SubSift Tools currently consists of three tools, listed on the site’s landing page under three headings:

  • A. Reviewer Profile Builder
  • B. Paper Profile Builder
  • C. Profile Matcher

The user is instructed to use tools A and B to build profiles of reviewers and papers respectively. Then to use C to compare pairs of these profiles and generate personalised web pages listing papers ranked by similarity to the reviewer’s profile and, optionally, initial bid assignments for each of the reviewers.

A. Reviewer Profile Builder is a five-step process that allows the user to build collections of reviewer profiles based on their DBLP author bibliography pages. DBLP is a computer science bibliographic database website that is used in this sample SubSift workflow as the source of information about a reviewer’ published works. All the user needs to get started is a list of programme committee (PC) member names. SubSift Tools then searches DBLP for matching authors, presents the user with a page allowing them to disambiguate between authors with similar names, fetches the DBLP author page for each PC member and finally builds a profile for each author.

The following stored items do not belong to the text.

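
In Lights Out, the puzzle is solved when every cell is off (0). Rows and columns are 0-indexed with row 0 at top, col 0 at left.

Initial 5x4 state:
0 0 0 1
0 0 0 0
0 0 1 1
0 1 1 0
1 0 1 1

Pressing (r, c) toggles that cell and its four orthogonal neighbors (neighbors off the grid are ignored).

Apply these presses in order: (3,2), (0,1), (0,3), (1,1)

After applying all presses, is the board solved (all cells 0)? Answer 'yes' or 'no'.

Answer: no

Derivation:
After press 1 at (3,2):
0 0 0 1
0 0 0 0
0 0 0 1
0 0 0 1
1 0 0 1

After press 2 at (0,1):
1 1 1 1
0 1 0 0
0 0 0 1
0 0 0 1
1 0 0 1

After press 3 at (0,3):
1 1 0 0
0 1 0 1
0 0 0 1
0 0 0 1
1 0 0 1

After press 4 at (1,1):
1 0 0 0
1 0 1 1
0 1 0 1
0 0 0 1
1 0 0 1

Lights still on: 9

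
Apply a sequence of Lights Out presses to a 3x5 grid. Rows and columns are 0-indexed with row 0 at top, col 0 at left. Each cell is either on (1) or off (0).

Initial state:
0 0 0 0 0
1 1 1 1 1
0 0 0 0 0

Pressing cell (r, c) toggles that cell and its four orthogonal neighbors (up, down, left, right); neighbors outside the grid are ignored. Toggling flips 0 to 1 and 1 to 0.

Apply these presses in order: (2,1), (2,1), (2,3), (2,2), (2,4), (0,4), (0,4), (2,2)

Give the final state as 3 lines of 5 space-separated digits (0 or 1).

Answer: 0 0 0 0 0
1 1 1 0 0
0 0 1 0 0

Derivation:
After press 1 at (2,1):
0 0 0 0 0
1 0 1 1 1
1 1 1 0 0

After press 2 at (2,1):
0 0 0 0 0
1 1 1 1 1
0 0 0 0 0

After press 3 at (2,3):
0 0 0 0 0
1 1 1 0 1
0 0 1 1 1

After press 4 at (2,2):
0 0 0 0 0
1 1 0 0 1
0 1 0 0 1

After press 5 at (2,4):
0 0 0 0 0
1 1 0 0 0
0 1 0 1 0

After press 6 at (0,4):
0 0 0 1 1
1 1 0 0 1
0 1 0 1 0

After press 7 at (0,4):
0 0 0 0 0
1 1 0 0 0
0 1 0 1 0

After press 8 at (2,2):
0 0 0 0 0
1 1 1 0 0
0 0 1 0 0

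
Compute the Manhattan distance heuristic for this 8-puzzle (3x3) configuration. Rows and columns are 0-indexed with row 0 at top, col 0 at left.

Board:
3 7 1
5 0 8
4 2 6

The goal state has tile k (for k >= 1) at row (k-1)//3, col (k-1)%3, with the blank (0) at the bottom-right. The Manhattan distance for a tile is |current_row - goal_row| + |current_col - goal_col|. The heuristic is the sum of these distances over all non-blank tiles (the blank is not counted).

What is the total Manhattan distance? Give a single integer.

Tile 3: at (0,0), goal (0,2), distance |0-0|+|0-2| = 2
Tile 7: at (0,1), goal (2,0), distance |0-2|+|1-0| = 3
Tile 1: at (0,2), goal (0,0), distance |0-0|+|2-0| = 2
Tile 5: at (1,0), goal (1,1), distance |1-1|+|0-1| = 1
Tile 8: at (1,2), goal (2,1), distance |1-2|+|2-1| = 2
Tile 4: at (2,0), goal (1,0), distance |2-1|+|0-0| = 1
Tile 2: at (2,1), goal (0,1), distance |2-0|+|1-1| = 2
Tile 6: at (2,2), goal (1,2), distance |2-1|+|2-2| = 1
Sum: 2 + 3 + 2 + 1 + 2 + 1 + 2 + 1 = 14

Answer: 14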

subsift tools reviewer profile builder

Optionally, SubSift Tools can display the profile details: a list of keywords extracted from author publication titles ordered by their discriminating power – i.e. terms that most closely identify the works of this PC member, as compared to the works of the other PC members.

subsift tools reviewer-paper match report

The above example shows this optional profile details view for review Luc De Raedt. It is not necessary to view these details in order to use SubSift Tools but the profile information can be useful in itelf. At present the details shown are the term itself (i.e. keyword), the term count (#, i.e. how many times the term occurs within this reviewer’s bibliography), term frequency (tf, i.e. how frequent the term is within this reviewer’s bibliography), inverse document frequency (idf, i.e. how infrequent the term is within the reviewer bibliographies of all the reviewers), and “tfidf” (i.e. the product of tf and idf which scores most highly terms which are most discriminating for this reviewer with respect to the other reviewers). For the mathematically minded, further details of the calculation of these commonly used information retrieval statistics are available here. Again, it should be noted that there is no need to understand the calculation of, or even look at, these statistics in in order to use the SubSift Tools.

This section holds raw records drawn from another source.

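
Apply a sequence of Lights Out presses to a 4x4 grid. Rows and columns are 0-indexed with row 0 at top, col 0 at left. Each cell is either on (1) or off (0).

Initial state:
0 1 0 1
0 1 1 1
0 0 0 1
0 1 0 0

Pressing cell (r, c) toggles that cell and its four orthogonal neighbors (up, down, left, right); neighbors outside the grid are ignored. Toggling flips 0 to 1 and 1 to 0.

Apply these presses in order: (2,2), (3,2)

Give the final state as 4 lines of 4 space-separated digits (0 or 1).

Answer: 0 1 0 1
0 1 0 1
0 1 0 0
0 0 0 1

Derivation:
After press 1 at (2,2):
0 1 0 1
0 1 0 1
0 1 1 0
0 1 1 0

After press 2 at (3,2):
0 1 0 1
0 1 0 1
0 1 0 0
0 0 0 1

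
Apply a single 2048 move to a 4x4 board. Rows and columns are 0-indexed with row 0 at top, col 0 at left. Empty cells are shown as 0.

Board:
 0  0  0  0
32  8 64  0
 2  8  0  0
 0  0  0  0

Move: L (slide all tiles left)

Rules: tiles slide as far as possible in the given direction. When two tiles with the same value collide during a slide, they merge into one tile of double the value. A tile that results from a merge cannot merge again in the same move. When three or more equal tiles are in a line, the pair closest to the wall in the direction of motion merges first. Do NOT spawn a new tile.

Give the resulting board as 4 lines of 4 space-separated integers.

Slide left:
row 0: [0, 0, 0, 0] -> [0, 0, 0, 0]
row 1: [32, 8, 64, 0] -> [32, 8, 64, 0]
row 2: [2, 8, 0, 0] -> [2, 8, 0, 0]
row 3: [0, 0, 0, 0] -> [0, 0, 0, 0]

Answer:  0  0  0  0
32  8 64  0
 2  8  0  0
 0  0  0  0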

B. Paper Profile Builder is a two-step process that allows the user to build collections of paper profiles based on the titles and abstracts of submitted papers. The submitted paper details must be uploaded as a CVS file consisting of a unique identifier, tile and abstract for each paper. The user must construct this file themselves or export it from their conference management system. Once the CSV file is uploaded, SubSift Tools builds a profile of each paper and, as with the reviewer profiles, can optionally display the profile details.

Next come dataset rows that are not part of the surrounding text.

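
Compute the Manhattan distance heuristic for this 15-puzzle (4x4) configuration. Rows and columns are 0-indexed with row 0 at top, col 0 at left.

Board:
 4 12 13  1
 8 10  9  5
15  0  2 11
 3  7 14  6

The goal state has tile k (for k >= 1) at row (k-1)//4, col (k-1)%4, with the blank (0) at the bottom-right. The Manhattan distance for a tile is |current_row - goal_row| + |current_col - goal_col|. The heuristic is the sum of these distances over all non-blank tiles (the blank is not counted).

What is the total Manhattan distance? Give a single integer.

Tile 4: at (0,0), goal (0,3), distance |0-0|+|0-3| = 3
Tile 12: at (0,1), goal (2,3), distance |0-2|+|1-3| = 4
Tile 13: at (0,2), goal (3,0), distance |0-3|+|2-0| = 5
Tile 1: at (0,3), goal (0,0), distance |0-0|+|3-0| = 3
Tile 8: at (1,0), goal (1,3), distance |1-1|+|0-3| = 3
Tile 10: at (1,1), goal (2,1), distance |1-2|+|1-1| = 1
Tile 9: at (1,2), goal (2,0), distance |1-2|+|2-0| = 3
Tile 5: at (1,3), goal (1,0), distance |1-1|+|3-0| = 3
Tile 15: at (2,0), goal (3,2), distance |2-3|+|0-2| = 3
Tile 2: at (2,2), goal (0,1), distance |2-0|+|2-1| = 3
Tile 11: at (2,3), goal (2,2), distance |2-2|+|3-2| = 1
Tile 3: at (3,0), goal (0,2), distance |3-0|+|0-2| = 5
Tile 7: at (3,1), goal (1,2), distance |3-1|+|1-2| = 3
Tile 14: at (3,2), goal (3,1), distance |3-3|+|2-1| = 1
Tile 6: at (3,3), goal (1,1), distance |3-1|+|3-1| = 4
Sum: 3 + 4 + 5 + 3 + 3 + 1 + 3 + 3 + 3 + 3 + 1 + 5 + 3 + 1 + 4 = 45

Answer: 45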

C. Profile Matcher allows the user to choose a pair of profiles and then SubSift Tools compares each reviewer profile against each paper profile to calculate a similarity score (between 0 and 1) for each reviewer-paper pair. The results of the profile matching may be viewed for a single reviewer, listing papers in descending similarity order, or for a single paper, listing reviewers in descending similarity order.

subsift tools view reports form

SubSift Tools also builds static HTML pages for each reviewer and for each paper. Links to these can then be circulated by the programme chair to the PC members to assist them in choosing papers to bid to review. The ranked list of reviewers for each paper is useful to the programme chair when allocating papers on which no one or relatively few reviewers have bid on.

subsift tools reviewer-paper match report

Initial, default, bid assignments can also be exported from SubSift Tools as a CSV file for importing into a conference management system. Also, a CSV of a single similarity matrix of all reviewers against all papers can be downloaded for convenient viewing in a spreadsheet or for subsequent processing using other applications.